Шрифт:
Закладка:
Поскольку я решил, что оперы будут идти на французском языке, перевод не требовался. Наконец, после долгого трехчасового делового ланча мы ударили по рукам, откупорили еще одну бутылочку вина и выпили за успех моих переделок фильмов.
Спустя несколько месяцев он прислал мне машинописный экземпляр сценария «Красавицы и Чудовища».
«Пожалуйста, подчеркните все, что вы собираетесь выбросить», — написал он на обложке.
Я не внес в сценарий ни малейших изменений и не сделал никаких пометок, а просто снял с него копию и на следующий день вернул сценарий ему.
«Нет необходимости, — написал я в ответном письме. — Из фильма ничего не выброшено. Никакие изменения не вносились».

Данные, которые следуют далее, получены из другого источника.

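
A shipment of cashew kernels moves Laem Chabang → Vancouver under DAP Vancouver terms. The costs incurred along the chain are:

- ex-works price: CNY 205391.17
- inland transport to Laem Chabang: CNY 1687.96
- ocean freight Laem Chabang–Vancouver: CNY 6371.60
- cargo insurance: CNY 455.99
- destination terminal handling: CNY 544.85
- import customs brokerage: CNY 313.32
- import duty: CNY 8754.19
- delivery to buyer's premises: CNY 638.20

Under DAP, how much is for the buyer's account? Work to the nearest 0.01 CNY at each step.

DAP: the seller bears all costs to the named destination except import duty and clearance.
Seller's account: goods 205391.17 + inland to port 1687.96 + freight 6371.60 + insurance 455.99 + destination terminal 544.85 + delivery 638.20 = 215089.77
Buyer's account: brokerage 313.32 + duty 8754.19 = 9067.51

Buyer's account: CNY 9067.51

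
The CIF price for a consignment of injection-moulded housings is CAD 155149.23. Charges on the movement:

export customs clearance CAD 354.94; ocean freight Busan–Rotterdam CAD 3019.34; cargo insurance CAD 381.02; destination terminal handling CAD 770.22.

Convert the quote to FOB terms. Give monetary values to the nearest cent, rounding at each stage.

FOB price: CAD 151748.87

Not relevant to the conversion: export clearance — on the seller under both CIF and FOB; already in the CIF price and stays in the FOB price. destination terminal — on the buyer under both terms; not part of either seller's price.
From CIF to FOB, the seller no longer bears: freight, insurance.
FOB price = 155149.23 − 3019.34 − 381.02 = 151748.87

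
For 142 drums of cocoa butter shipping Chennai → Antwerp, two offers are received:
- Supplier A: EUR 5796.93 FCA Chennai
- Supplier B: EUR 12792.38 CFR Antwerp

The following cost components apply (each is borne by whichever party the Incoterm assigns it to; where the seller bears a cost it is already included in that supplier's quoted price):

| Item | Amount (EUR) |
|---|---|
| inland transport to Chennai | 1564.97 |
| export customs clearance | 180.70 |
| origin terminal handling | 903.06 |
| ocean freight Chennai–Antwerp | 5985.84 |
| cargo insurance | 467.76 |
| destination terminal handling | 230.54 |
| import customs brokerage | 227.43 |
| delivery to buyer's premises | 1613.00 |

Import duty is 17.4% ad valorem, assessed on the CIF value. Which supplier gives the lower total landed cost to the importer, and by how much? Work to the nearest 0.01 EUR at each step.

Supplier A is cheaper by EUR 125.09

Supplier A (FCA):
CIF value = FCA price + origin terminal + freight + insurance = 5796.93 + 903.06 + 5985.84 + 467.76 = 13153.59
Import duty = 13153.59 × 17.4% = 2288.72
Buyer bears (A): 903.06 + 5985.84 + 467.76 + 230.54 + 227.43 + 1613.00 = 9427.63
Landed cost (A) = invoice 5796.93 + 9427.63 + duty 2288.72 = 17513.28
Supplier B (CFR):
CIF value = CFR price + insurance = 12792.38 + 467.76 = 13260.14
Import duty = 13260.14 × 17.4% = 2307.26
Buyer bears (B): 467.76 + 230.54 + 227.43 + 1613.00 = 2538.73
Landed cost (B) = invoice 12792.38 + 2538.73 + duty 2307.26 = 17638.37
Difference = |17513.28 − 17638.37| = 125.09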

Около года от Дермита ничего не было слышно. В начале 94-го он написал мне, что приедет на «Красавицу и Чудовище», когда мы будем гастролировать по Европе, но так и не добрался — по дороге у него сломалась машина. Насколько мне известно, он не видел ни одной постановки. Со мной он больше в контакт не вступал.
Поскольку это традиционная сказка, «Красавица и Чудовище» (вторая опера моей трилогии) — идеальное выразительное средство для символически-аллегорического кинематографа Кокто. По версии Кокто, Чудовище — это заколдованный принц, принявший обличье страшного монстра, а расколдовать его можно только силой любви. Юная прелестная Красавица поселяется в замке Чудовища, чтобы спасти от смертной казни своего отца, который украл из сада Чудовища розу. Впервые увидев Чудовище, Красавица лишается чувств от ужаса, но со временем привязывается к хозяину замка, хотя вновь и вновь отказывается стать его женой. Сюжет развивается, происходит череда событий, в которых задействованы роза, золотой ключ, волшебное зеркало, волшебная перчатка и конь Манифик (Великолепный). В финале Чудовище разрешает Красавице уехать, чтобы спасти больного отца, но она возвращается, когда видит в волшебном зеркале, что Чудовище не может без нее жить и чахнет от горя. Когда, через смерть, Чудовище обретает свой прежний облик принца, Красавица улетает с ним в его королевство, чтобы стать его супругой и королевой.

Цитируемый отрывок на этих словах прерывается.